Several states have enacted laws that may serve as models for federal legislators. California, for instance, has a graduated method of tackling the problem, by prohibiting the buying and possession of firearms by people who:
- Have been voluntarily admitted to a psychiatric facility and are receiving inpatient treatment for a mental illness and the attending mental health expert states that the individual poses a risk to himself or. Once a person has been discharged from the facility, the prohibition will no longer apply.
- Have communicated to a licensed psychotherapist a serious threat of physical violence against a reasonably identifiable victim or victims. This prohibition applies for six months after the report of a threat is made. The subject of the prohibition may petition to have it removed.
- Are currently under a court-ordered conservatorship because they are “gravely disabled” as a result of a mental disorder. The prohibition expires when the conservatorship ends, though the subject of a conservatorship may ask the court for a hearing to contest the prohibition.

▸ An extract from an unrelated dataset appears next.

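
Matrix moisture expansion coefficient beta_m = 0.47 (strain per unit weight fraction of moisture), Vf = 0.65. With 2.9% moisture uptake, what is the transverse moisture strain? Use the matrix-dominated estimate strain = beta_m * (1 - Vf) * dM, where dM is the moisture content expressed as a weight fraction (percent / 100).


dM = 2.9/100 = 0.029
strain = beta_m * (1-Vf) * dM = 0.47 * 0.35 * 0.029 = 0.0047705

0.0047705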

- Are receiving involuntary mental health treatment as part of a 72-hour hold (also known as a 5150) because they are a danger to themselves or others. The individual is prohibited from purchasing or possessing firearms while they are in the facility and for five years from the date of admission to the facility. The subject of the prohibition may go before a state court to petition for the restoration of their right to purchase and possess firearms.
The point is that it has been almost 45 years since legislators defined mental health disqualifications for buyers in the Gun Control Act of 1968 and it may be time to find other solutions. Perhaps in providing law enforcement officials and health care professionals with the proper tools along with a more broad policy of background checking for gun sales will certainly lead to a safer home for us all.